Causevic, who is from Bosnia, described working with gardeners from many different cultures. “We have Asian, African American and Ukrainian people who come to the garden,” she says. “We don’t always speak the same language, so I show them how to plant, when to pick, whatever they need to know. When you see how to do something, you understand. We have people from all over the world and we learn from each other.”

“We have gardeners who grew up in small towns and missed producing their own food. We also have people who never grew anything before in their lives,” says Izet Hamidovic, a volunteer and garden coordinator at the Pine Street and Dartmouth-Hitchcock sites.

Garden therapy

The gardens are more than sources of fresh healthy food and camaraderie, they are also therapeutic. Many of the Pine Street gardeners are Bosnian refugees who lost someone during the war.

“They go to the garden to sit and share similar experiences. They all say, ‘I can’t wait ‘til spring to go there,’” says Hamidovic. He spoke from his own experience as a cancer survivor. “When they told me I wasn’t going to make it, I went to the garden. It helped me through that bad time. And look, I’m still here.”

Causevic was disabled after an accident in 2007. “The garden saved me,” she says. “When I couldn’t work, it was something I could still do. It was a reason to get outside and see people.”

LaQuire, who grew up on a farm in New Hampshire, is a disabled veteran with 17 years of service. In 2014, he volunteered to build raised beds for the MCC garden and is now the site coordinator and oversees construction projects for all of the gardens. He spends between 600 and 700 hours in the MCC garden each summer. “When I had to stop working due to nerve damage, working in the garden gave me something to do. It keeps me going,” he says.

Permaculture is built into the designs

The garden at MCC was the first to use permaculture design, mimicking ecosystems in taking care of the soil, wildlife, and water.
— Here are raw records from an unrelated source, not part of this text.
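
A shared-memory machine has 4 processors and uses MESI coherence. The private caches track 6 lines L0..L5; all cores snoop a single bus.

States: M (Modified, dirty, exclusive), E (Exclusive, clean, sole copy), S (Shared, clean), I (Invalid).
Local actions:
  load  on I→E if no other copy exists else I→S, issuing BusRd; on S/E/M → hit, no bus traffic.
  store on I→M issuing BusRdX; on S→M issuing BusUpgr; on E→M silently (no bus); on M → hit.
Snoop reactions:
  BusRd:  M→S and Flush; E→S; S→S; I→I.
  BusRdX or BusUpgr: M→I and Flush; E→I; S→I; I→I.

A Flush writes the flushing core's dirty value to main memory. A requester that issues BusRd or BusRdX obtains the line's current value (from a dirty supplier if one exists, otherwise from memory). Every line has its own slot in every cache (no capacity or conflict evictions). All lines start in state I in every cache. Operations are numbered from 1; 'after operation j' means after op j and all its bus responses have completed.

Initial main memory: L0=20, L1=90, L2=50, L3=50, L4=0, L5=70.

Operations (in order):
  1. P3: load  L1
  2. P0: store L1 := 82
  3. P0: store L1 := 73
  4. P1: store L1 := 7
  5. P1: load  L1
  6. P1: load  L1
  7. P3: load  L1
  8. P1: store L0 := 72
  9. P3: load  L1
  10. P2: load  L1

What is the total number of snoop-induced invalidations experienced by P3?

invalidations = 1

1. P3: load  L1  bus=[BusRd]  L1: P0=I P1=I P2=I P3=E  mem[L1]=90
2. P0: store L1 := 82  bus=[BusRdX]  L1: P0=M P1=I P2=I P3=I  mem[L1]=90
3. P0: store L1 := 73  bus=[-]  L1: P0=M P1=I P2=I P3=I  mem[L1]=90
4. P1: store L1 := 7  bus=[BusRdX,Flush]  L1: P0=I P1=M P2=I P3=I  mem[L1]=73
5. P1: load  L1  bus=[-]  L1: P0=I P1=M P2=I P3=I  mem[L1]=73
6. P1: load  L1  bus=[-]  L1: P0=I P1=M P2=I P3=I  mem[L1]=73
7. P3: load  L1  bus=[BusRd,Flush]  L1: P0=I P1=S P2=I P3=S  mem[L1]=7
8. P1: store L0 := 72  bus=[BusRdX]  L0: P0=I P1=M P2=I P3=I  mem[L0]=20
9. P3: load  L1  bus=[-]  L1: P0=I P1=S P2=I P3=S  mem[L1]=7
10. P2: load  L1  bus=[BusRd]  L1: P0=I P1=S P2=S P3=S  mem[L1]=7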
“We keep the soils covered with plants that help build soil. There are plants for pollinators, and they provide food for birds and people. Gardeners learn from the UNH Cooperative Extension and permaculture volunteers.  Within the design there is an orchard spiral that includes layering of edible plants beneath the fruit trees. The bayberry shrubs and strawberry groundcover are native plants that not only provide for people and pollinators but also fix nitrogen in the soil making it available for the trees, slow and filter water while protecting and building soil,” says Tebo. “This is an example of how permaculture stacks functions and supports all forms of life. A permaculture practice used in the gardens includes building soil through ‘sheet mulching,’ using onsite compost such as grass clippings and leaves, blanketed with leftover cardboard, and then covered with a layer woodchips from local trees.”